# Java ausserhalb der IDE



## The.Invisible.Third (20. Aug 2004)

Hallo, ich hoffe, ich habe hier den richtigen Thread für meine Frage erwischt.

Ich hab im "Sun Java Studio" eine kleine, bescheidene Application geschrieben, die u.a. mit Hilfe von bereitgestellten _.jar _'s auf einerseits Excel-Dateien und andererseits ein Browser-basierendes Client-Host Programm zugreift.
Bis dahin gibt es auch keine Probleme, allerdings soll dieses Application natürlich auch ausserhalb des Sun-Compilers laufen. Beim ausführen der _main_ beinhaltenden Klasse erscheint jedoch die Fehlermeldung *Exception in thread "main" java.lang.NoClassDefFoundError: "meineKlasse" *und auch wenn ich versuche die _.java _'s aus der Konsole heraus zu compilieren erscheinen Fehlermeldungen mit folgendem Inhalt: *package com.ibm.eNetwork.ECL.ECLPS does not exist*
Wobei dieses Package in einer der bereit gestellten _.jar_ 's enthalten ist. (Unschwer zu erkennen, dass es sich um IBM handelt). 
Am _Classpath_ sollte es nicht liegen, zumindest habe ich den sowohl ins bin-verzeichnung der Java-Installation als auch auf die oben erwähnten eingebundenen _.jar' _s gesetzt.

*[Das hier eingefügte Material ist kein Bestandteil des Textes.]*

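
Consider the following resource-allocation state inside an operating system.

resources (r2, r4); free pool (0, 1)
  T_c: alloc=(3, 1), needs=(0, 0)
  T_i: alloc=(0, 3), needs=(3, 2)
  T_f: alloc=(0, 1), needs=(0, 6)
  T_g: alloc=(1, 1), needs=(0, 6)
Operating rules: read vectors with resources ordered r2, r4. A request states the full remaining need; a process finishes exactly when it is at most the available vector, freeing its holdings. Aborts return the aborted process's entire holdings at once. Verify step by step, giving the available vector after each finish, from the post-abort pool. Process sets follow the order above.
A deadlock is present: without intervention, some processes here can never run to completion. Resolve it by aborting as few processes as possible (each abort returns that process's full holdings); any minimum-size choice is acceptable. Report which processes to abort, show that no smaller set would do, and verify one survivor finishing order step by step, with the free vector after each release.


Minimum abort set: T_f.
Key observation: the deadlocked T_g becomes finishable only because T_f released (0, 1); it completes at step 3 below.
Why nothing smaller works: aborting no one leaves the state deadlocked as given.
Survivors finish in the order: T_c, T_i, T_g. Step-by-step check (pool after the aborts first):
  pool = (0, 2)
  T_c: need (0, 0) fits (0, 2); releases (3, 1), pool now (3, 3)
  T_i: need (3, 2) fits (3, 3); releases (0, 3), pool now (3, 6)
  T_g: need (0, 6) fits (3, 6); releases (1, 1), pool now (4, 7)


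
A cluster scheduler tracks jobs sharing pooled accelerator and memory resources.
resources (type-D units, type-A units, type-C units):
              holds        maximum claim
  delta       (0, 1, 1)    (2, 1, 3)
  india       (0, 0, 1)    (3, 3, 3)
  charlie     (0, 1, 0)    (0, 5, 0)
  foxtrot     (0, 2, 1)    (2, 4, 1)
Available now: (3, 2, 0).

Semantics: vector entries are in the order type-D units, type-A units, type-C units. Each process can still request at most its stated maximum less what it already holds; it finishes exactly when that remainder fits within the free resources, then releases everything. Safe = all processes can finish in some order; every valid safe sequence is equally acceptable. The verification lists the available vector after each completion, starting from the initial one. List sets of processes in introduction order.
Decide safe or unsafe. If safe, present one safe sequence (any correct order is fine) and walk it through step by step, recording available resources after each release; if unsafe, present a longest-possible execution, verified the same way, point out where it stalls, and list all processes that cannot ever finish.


UNSAFE — no complete ordering exists.
Key observation: after foxtrot, charlie complete, (3, 5, 1) is the best the pool ever gets, yet each leftover process wants more type-C units.
The run foxtrot, charlie cannot be extended any further. Step-by-step check:
  pool = (3, 2, 0)
  foxtrot: need (2, 2, 0) fits (3, 2, 0); releases (0, 2, 1), pool now (3, 4, 1)
  charlie: need (0, 4, 0) fits (3, 4, 1); releases (0, 1, 0), pool now (3, 5, 1)
  delta still needs (2, 0, 2) but only (3, 5, 1) is free — short on type-C units
  india still needs (3, 3, 2) but only (3, 5, 1) is free — short on type-C units
Processes that can never finish: delta and india.


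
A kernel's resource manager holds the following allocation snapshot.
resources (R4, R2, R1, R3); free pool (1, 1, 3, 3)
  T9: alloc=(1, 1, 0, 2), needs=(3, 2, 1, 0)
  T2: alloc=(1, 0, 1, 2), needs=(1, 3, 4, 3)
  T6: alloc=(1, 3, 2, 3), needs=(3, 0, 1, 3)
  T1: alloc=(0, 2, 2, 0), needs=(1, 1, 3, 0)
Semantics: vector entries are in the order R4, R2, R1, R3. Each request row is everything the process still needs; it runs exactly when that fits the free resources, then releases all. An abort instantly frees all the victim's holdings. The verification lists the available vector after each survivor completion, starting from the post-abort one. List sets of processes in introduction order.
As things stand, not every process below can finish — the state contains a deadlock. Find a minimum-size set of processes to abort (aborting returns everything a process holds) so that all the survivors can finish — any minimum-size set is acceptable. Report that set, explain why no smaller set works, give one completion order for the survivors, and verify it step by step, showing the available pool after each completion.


The answer: abort T6.
Key observation: T9 could never have finished before the abort; with (1, 3, 2, 3) returned by T6, it fits at step 2.
Why nothing smaller works: aborting no one leaves the state deadlocked as given.
One survivor order: T2, T9, T1. Check, step by step (post-abort pool first):
  pool = (2, 4, 5, 6)
  T2 needs (1, 3, 4, 3) <= (2, 4, 5, 6) -> finishes; pool += (1, 0, 1, 2) = (3, 4, 6, 8)
  T9 needs (3, 2, 1, 0) <= (3, 4, 6, 8) -> finishes; pool += (1, 1, 0, 2) = (4, 5, 6, 10)
  T1 needs (1, 1, 3, 0) <= (4, 5, 6, 10) -> finishes; pool += (0, 2, 2, 0) = (4, 7, 8, 10)


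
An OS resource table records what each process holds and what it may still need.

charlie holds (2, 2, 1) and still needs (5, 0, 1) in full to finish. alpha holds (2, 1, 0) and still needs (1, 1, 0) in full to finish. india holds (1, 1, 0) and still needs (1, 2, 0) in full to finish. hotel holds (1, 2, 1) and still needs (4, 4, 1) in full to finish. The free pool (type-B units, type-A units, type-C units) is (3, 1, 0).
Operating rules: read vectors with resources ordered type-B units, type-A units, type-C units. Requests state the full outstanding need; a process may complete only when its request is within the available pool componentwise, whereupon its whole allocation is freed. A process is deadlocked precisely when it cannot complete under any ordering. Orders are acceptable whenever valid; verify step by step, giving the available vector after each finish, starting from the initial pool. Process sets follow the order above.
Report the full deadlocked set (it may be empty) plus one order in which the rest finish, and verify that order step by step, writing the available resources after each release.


The deadlocked set is charlie and hotel.
Key observation: type-C units is the bottleneck — with alpha, india done the pool holds (6, 3, 0), short of every remaining need.
A valid finishing order for the others: alpha, india. Step-by-step check:
  pool = (3, 1, 0)
  run alpha (needs (1, 1, 0), free (3, 1, 0)); after release of (2, 1, 0) the pool is (5, 2, 0)
  run india (needs (1, 2, 0), free (5, 2, 0)); after release of (1, 1, 0) the pool is (6, 3, 0)
None of the blocked processes ever fits:
  blocked: charlie wants (5, 0, 1), pool (6, 3, 0) — not enough type-C units
  blocked: hotel wants (4, 4, 1), pool (6, 3, 0) — not enough type-A units and type-C units


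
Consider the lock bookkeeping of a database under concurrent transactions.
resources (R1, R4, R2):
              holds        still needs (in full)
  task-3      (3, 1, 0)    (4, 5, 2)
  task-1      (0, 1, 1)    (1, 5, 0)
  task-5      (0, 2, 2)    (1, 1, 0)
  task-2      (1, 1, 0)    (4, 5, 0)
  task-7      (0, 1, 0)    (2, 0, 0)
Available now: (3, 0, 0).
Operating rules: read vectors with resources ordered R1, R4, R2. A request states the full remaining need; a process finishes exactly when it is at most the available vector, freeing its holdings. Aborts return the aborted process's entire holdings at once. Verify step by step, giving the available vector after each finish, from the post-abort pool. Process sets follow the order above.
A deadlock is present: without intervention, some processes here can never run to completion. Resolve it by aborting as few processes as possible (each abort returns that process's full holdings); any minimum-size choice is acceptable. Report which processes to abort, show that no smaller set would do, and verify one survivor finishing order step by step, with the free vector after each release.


The answer: abort task-1 and task-2.
Key observation: task-3 was stuck for good until task-1 and task-2 gave back (1, 2, 1); in the order shown it finishes at step 3.
Why nothing smaller works — every single abort fails: task-3 alone leaves task-1 blocked (short on R4); task-1 alone leaves task-3 blocked (short on R1 and R4); task-5 alone leaves task-3 blocked (short on R1 and R4); task-2 alone leaves task-3 blocked (short on R4); task-7 alone leaves task-3 blocked (short on R1 and R4).
The survivors complete as task-7, task-5, task-3. Check, step by step (starting from the post-abort pool):
  pool = (4, 2, 1)
  task-7 needs (2, 0, 0) <= (4, 2, 1) -> finishes; pool += (0, 1, 0) = (4, 3, 1)
  task-5 needs (1, 1, 0) <= (4, 3, 1) -> finishes; pool += (0, 2, 2) = (4, 5, 3)
  task-3 needs (4, 5, 2) <= (4, 5, 3) -> finishes; pool += (3, 1, 0) = (7, 6, 3)


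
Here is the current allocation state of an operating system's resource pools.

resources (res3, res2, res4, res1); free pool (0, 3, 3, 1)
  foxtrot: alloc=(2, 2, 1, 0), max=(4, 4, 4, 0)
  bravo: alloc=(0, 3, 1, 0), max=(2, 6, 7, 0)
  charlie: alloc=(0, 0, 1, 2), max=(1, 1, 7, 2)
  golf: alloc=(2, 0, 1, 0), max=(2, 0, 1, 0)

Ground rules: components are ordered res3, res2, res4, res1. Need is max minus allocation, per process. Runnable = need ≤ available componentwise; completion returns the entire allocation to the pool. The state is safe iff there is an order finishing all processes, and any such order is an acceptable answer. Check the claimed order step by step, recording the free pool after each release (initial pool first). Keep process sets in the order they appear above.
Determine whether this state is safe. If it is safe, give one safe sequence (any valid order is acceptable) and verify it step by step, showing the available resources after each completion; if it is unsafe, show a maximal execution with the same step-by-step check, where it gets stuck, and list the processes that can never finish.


The state is UNSAFE.
Key observation: the pool after golf, foxtrot is (4, 5, 5, 1); every surviving request exceeds it in res4, so progress ends there.
A maximal execution: golf, foxtrot — then nothing else fits. Check, step by step:
  pool = (0, 3, 3, 1)
  golf needs (0, 0, 0, 0) <= (0, 3, 3, 1) -> finishes; pool += (2, 0, 1, 0) = (2, 3, 4, 1)
  foxtrot needs (2, 2, 3, 0) <= (2, 3, 4, 1) -> finishes; pool += (2, 2, 1, 0) = (4, 5, 5, 1)
  bravo cannot run: need (2, 3, 6, 0) vs free (4, 5, 5, 1) (insufficient res4)
  charlie cannot run: need (1, 1, 6, 0) vs free (4, 5, 5, 1) (insufficient res4)
Never able to finish: bravo and charlie.


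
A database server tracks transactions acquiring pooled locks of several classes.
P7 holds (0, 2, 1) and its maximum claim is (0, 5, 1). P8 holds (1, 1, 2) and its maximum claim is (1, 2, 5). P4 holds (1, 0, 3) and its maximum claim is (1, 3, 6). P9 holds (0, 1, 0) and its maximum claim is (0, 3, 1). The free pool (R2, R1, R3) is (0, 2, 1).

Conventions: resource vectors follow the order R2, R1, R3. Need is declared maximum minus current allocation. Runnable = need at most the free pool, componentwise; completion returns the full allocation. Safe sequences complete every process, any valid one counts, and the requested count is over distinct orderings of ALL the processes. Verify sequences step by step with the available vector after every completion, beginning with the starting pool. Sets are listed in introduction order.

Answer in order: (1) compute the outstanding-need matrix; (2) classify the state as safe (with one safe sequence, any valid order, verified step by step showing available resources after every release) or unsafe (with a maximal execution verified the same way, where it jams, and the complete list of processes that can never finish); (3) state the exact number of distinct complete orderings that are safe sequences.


(1) Remaining need (order R2, R1, R3):
  P7: (0, 3, 0)
  P8: (0, 1, 3)
  P4: (0, 3, 3)
  P9: (0, 2, 1)
(2) The state is UNSAFE.
Key observation: no order helps: past P9, P7, the free pool tops out at (0, 5, 2), below what each blocked process needs in R3.
The run P9, P7 cannot be extended any further. Step-by-step check:
  pool = (0, 2, 1)
  P9: need (0, 2, 1) fits (0, 2, 1); releases (0, 1, 0), pool now (0, 3, 1)
  P7: need (0, 3, 0) fits (0, 3, 1); releases (0, 2, 1), pool now (0, 5, 2)
  P8 still needs (0, 1, 3) but only (0, 5, 2) is free — short on R3
  P4 still needs (0, 3, 3) but only (0, 5, 2) is free — short on R3
Processes that can never finish: P8 and P4.
(3) The exact count: 0 of the possible complete orderings are safe sequences.


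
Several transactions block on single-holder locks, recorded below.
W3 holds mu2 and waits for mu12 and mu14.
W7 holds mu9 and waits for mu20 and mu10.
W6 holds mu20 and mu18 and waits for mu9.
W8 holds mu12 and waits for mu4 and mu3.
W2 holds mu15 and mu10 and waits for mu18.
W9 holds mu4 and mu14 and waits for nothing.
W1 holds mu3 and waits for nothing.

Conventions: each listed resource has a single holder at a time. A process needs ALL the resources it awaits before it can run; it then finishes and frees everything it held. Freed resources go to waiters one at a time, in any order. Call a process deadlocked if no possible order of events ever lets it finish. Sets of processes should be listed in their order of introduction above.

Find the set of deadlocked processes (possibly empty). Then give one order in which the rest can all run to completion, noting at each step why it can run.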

Kennt jemand vielleicht ähnliche Probleme und kann mir helfen?


----------



## L-ectron-X (20. Aug 2004)

Wenn Du das Programm außerhalb laufen lassen willst, musst Du die Klassen im Package _com.ibm.eNetwork.ECL.ECLPS_ mitliefern, weil die VM nicht wissen kann, wo die Klassen liegen und sie entsprechend der _import_-Anweisung sucht.


----------



## The.Invisible.Third (23. Aug 2004)

Hm, .. vielleicht stelle ich mich ja zu blöd an ... aber eigentlich habe ich das Package (verzeichnisstruktur ..com/ibm/eNetwork/ECL/ECLPS) im selben Pfad zu liegen wie meine _main_.
(Hätte ich vorher vielleicht mal erwähnen sollen)
..Aber dennoch findet die VM die Klassen nicht.


----------